Michel Poulin Well, here in the Montreal region, stereotypes are not lacking:
- The Anglophones from the well-to-do district of Westmount are believed to be snobbish elitists who raise their noses at the francophone rabble living around the foot of the Mont-Royal (the big hill that dominates most of Montreal);
- Quebec City (the provincial capital) is said to be full of arrogant government functionaries full of themselves (I personally believe that to be quite true);
- The people from the Beauce region (near Quebec City) were called in French 'Les Jarrets Noirs' (the blackened calves) because they were known a century ago to arrive in Quebec City covered with mud from walking along muddy roads and trails. The Beaucerons still have a reputation for living in a rather backward lot. (I was born in the Beauce region);
- The Canadian metropolis of Toronto is known in Montreal as 'Toronto the Pure', for its reputation for being rather puritan compared to Montreal. (I am sure that Torontonians have some nice words to describe Montreal);
- The Canadian capital, Ottawa, is often said to be the 'Capital of Boredom';
- All the other cities in Canada tend to say 'Boohoohoo' when Vancouverites complain when they receive one of their rare snowfalls in what they call 'Winter' in Vancouver (West Coast of Canada).
- The people of Newfoundland are called 'Newfies' by other Canadians (hint: being called a Newfie is the equivalent of calling an American a 'Hillbilly').

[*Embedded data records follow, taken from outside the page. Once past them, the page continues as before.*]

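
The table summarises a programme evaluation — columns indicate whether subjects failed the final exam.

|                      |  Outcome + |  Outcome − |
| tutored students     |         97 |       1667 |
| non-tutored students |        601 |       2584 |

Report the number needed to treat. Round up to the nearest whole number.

8

risk, tutored students = 97/1764 = 0.054989
risk, non-tutored students = 601/3185 = 0.188697
absolute risk difference = 0.133708
1 / 0.133708 = 7.479 → round up → 8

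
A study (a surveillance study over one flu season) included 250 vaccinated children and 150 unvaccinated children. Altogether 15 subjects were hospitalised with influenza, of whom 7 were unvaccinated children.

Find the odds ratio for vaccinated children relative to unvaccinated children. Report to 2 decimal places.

OR: 0.68

vaccinated children with the outcome: 15 − 7 = 8
vaccinated children without the outcome: 250 − 8 = 242
unvaccinated children without the outcome: 150 − 7 = 143
OR = (8 × 143) / (242 × 7) = 1144/1694 ≈ 0.68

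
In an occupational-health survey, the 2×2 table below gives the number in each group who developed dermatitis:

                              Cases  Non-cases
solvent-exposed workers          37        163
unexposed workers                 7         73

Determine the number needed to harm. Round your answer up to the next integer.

risk, solvent-exposed workers = 37/200 = 0.185000
risk, unexposed workers = 7/80 = 0.087500
absolute risk difference = 0.097500
1 / 0.097500 = 10.256 → round up → 11

11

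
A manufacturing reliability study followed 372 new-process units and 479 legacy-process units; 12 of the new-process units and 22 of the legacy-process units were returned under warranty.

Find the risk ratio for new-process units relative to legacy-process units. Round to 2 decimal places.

risk, new-process units = 12/372 = 0.03226
risk, legacy-process units = 22/479 = 0.04593
RR = 0.03226 / 0.04593 = 0.70

RR = 0.70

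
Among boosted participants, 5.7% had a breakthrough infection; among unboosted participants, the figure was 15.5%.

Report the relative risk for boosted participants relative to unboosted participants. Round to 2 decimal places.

RR = 0.0570 / 0.1550 = 0.37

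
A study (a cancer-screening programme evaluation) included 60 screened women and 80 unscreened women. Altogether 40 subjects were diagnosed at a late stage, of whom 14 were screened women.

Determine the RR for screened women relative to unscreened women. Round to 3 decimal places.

0.718

screened women without the outcome: 60 − 14 = 46
unscreened women with the outcome: 40 − 14 = 26
unscreened women without the outcome: 80 − 26 = 54
risk, screened women = 14/60 = 0.2333
risk, unscreened women = 26/80 = 0.3250
RR = 0.2333 / 0.3250 = 0.718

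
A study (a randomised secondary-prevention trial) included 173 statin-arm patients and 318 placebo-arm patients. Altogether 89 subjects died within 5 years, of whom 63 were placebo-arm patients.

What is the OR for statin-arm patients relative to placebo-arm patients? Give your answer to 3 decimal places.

statin-arm patients with the outcome: 89 − 63 = 26
statin-arm patients without the outcome: 173 − 26 = 147
placebo-arm patients without the outcome: 318 − 63 = 255
OR = (26 × 255) / (147 × 63) = 6630/9261 ≈ 0.716

OR ≈ 0.716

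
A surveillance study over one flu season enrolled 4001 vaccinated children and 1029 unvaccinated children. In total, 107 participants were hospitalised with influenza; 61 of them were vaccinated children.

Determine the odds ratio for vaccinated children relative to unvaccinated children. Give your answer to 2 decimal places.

0.33

vaccinated children without the outcome: 4001 − 61 = 3940
unvaccinated children with the outcome: 107 − 61 = 46
unvaccinated children without the outcome: 1029 − 46 = 983
odds, vaccinated children = 61/3940 = 0.01548
odds, unvaccinated children = 46/983 = 0.04680
OR = 0.01548 / 0.04680 = 0.33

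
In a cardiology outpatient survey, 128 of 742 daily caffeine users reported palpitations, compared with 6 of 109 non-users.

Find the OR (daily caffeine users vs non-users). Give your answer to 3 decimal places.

OR = (128 × 103) / (614 × 6) = 13184/3684 ≈ 3.579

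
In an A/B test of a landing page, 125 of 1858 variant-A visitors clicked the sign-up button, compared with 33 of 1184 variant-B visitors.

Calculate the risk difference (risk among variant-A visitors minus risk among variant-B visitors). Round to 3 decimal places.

risk, variant-A visitors = 125/1858 = 0.06728
risk, variant-B visitors = 33/1184 = 0.02787
risk difference = 0.06728 − 0.02787 = 0.039

0.039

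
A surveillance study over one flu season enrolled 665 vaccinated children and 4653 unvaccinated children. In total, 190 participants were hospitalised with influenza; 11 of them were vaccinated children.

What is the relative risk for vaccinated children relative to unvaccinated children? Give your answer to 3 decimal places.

0.430

vaccinated children without the outcome: 665 − 11 = 654
unvaccinated children with the outcome: 190 − 11 = 179
unvaccinated children without the outcome: 4653 − 179 = 4474
risk, vaccinated children = 11/665 = 0.01654
risk, unvaccinated children = 179/4653 = 0.03847
RR = 0.01654 / 0.03847 = 0.430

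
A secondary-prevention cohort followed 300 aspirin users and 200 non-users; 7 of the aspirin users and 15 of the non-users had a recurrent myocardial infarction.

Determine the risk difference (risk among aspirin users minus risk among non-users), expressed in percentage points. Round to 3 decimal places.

risk, aspirin users = 7/300 = 0.02333
risk, non-users = 15/200 = 0.07500
risk difference = 0.02333 − 0.07500 = -0.05167 → -5.167 percentage points

RD ≈ -5.167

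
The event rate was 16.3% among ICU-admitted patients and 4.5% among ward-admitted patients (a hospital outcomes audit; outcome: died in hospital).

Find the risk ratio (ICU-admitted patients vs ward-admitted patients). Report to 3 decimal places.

RR = 0.16300 / 0.04500 = 3.622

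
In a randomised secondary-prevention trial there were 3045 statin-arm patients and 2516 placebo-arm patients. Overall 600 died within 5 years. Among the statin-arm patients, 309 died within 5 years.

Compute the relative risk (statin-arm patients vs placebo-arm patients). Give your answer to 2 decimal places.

statin-arm patients without the outcome: 3045 − 309 = 2736
placebo-arm patients with the outcome: 600 − 309 = 291
placebo-arm patients without the outcome: 2516 − 291 = 2225
risk, statin-arm patients = 309/3045 = 0.1015
risk, placebo-arm patients = 291/2516 = 0.1157
RR = 0.1015 / 0.1157 = 0.88

RR = 0.88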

I believe that I will have to cut this post at this point, before the other Canadian members on this group start sending me mail bombs.

message 3: by Ian (new)

Ian Miller | 11762 comments In NZ, Aucklanders get the rough end, with the term JAFA (just another f... Aucklander being thrown around) but it isn't the capital. It is, however, the home of the most votes and it is home to the most local crises because its city hall has been dysfunctional for so long, so politicians tend to focus goodies on it.

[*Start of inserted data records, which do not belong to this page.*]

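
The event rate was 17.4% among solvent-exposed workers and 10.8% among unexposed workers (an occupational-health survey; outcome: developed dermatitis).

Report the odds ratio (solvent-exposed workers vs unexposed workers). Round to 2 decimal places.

OR ≈ 1.74

odds, solvent-exposed workers = 0.1740/0.8260 = 0.2107
odds, unexposed workers = 0.1080/0.8920 = 0.1211
OR = 0.2107 / 0.1211 = 1.74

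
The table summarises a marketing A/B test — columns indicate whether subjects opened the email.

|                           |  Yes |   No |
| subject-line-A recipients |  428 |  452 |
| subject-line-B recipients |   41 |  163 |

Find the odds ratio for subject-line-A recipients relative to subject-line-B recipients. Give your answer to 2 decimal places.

OR = (428 × 163) / (452 × 41) = 69764/18532 ≈ 3.76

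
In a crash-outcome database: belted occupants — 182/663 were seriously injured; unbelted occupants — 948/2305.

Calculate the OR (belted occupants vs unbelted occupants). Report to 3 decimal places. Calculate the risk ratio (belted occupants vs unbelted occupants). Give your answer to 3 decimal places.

OR = 0.542; RR = 0.667

OR = (182 × 1357) / (481 × 948) = 246974/455988 ≈ 0.542
risk, belted occupants = 182/663 = 0.2745
risk, unbelted occupants = 948/2305 = 0.4113
RR = 0.2745 / 0.4113 = 0.667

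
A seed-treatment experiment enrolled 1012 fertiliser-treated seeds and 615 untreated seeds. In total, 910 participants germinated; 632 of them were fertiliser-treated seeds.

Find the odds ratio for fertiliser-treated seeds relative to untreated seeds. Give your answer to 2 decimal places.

OR: 2.02

fertiliser-treated seeds without the outcome: 1012 − 632 = 380
untreated seeds with the outcome: 910 − 632 = 278
untreated seeds without the outcome: 615 − 278 = 337
OR = (632 × 337) / (380 × 278) = 212984/105640 ≈ 2.02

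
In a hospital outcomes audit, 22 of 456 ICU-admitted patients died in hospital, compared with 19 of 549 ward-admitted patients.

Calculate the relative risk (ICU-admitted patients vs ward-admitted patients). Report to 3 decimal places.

RR: 1.394

risk, ICU-admitted patients = 22/456 = 0.04825
risk, ward-admitted patients = 19/549 = 0.03461
RR = 0.04825 / 0.03461 = 1.394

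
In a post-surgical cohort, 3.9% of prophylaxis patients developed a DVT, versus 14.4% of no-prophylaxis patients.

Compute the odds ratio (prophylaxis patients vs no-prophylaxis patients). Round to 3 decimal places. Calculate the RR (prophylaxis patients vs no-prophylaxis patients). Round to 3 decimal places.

odds, prophylaxis patients = 0.03900/0.96100 = 0.04058
odds, no-prophylaxis patients = 0.14400/0.85600 = 0.16822
OR = 0.04058 / 0.16822 = 0.241
RR = 0.03900 / 0.14400 = 0.271

OR = 0.241; RR = 0.271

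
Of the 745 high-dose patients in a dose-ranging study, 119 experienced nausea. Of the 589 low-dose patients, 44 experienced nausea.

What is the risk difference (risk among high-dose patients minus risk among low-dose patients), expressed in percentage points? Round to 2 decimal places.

RD = 8.50

risk, high-dose patients = 119/745 = 0.1597
risk, low-dose patients = 44/589 = 0.0747
risk difference = 0.1597 − 0.0747 = 0.0850 → 8.50 percentage points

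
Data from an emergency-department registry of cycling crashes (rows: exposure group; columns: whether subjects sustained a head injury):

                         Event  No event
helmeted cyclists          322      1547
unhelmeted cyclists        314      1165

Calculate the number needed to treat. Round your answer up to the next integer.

NNT ≈ 25

risk, helmeted cyclists = 322/1869 = 0.172285
risk, unhelmeted cyclists = 314/1479 = 0.212306
absolute risk difference = 0.040021
1 / 0.040021 = 24.987 → round up → 25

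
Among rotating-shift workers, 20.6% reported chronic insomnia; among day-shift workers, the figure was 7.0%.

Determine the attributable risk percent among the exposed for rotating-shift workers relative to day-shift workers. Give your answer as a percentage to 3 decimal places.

AR% = (0.2060 − 0.0700) / 0.2060 = 0.6602 → 66.019%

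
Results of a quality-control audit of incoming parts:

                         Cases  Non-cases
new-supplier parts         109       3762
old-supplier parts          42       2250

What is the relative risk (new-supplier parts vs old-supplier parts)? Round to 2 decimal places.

risk, new-supplier parts = 109/3871 = 0.02816
risk, old-supplier parts = 42/2292 = 0.01832
RR = 0.02816 / 0.01832 = 1.54

RR: 1.54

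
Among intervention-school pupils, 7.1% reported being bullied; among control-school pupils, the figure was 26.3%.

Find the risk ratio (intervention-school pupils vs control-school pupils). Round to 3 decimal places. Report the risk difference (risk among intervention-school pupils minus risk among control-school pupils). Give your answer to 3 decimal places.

RR = 0.270; RD = -0.192

RR = 0.0710 / 0.2630 = 0.270
risk difference = 0.0710 − 0.2630 = -0.192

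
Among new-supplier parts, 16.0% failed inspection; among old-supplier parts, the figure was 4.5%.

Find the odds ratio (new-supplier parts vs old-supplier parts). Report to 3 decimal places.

odds, new-supplier parts = 0.16000/0.84000 = 0.19048
odds, old-supplier parts = 0.04500/0.95500 = 0.04712
OR = 0.19048 / 0.04712 = 4.042

4.042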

The capital, Wellington, is regarded as something of a sort of "somewhere best avoided" as it is the centre of a bureaucracy. I came from the West Coast (South Island), one of the more disregarded areas by politicians, and the attitude there seems to be, keep a low profile and please, politicians, look somewhere else. Whatever the politicians do there, it never seems to benefit the locals.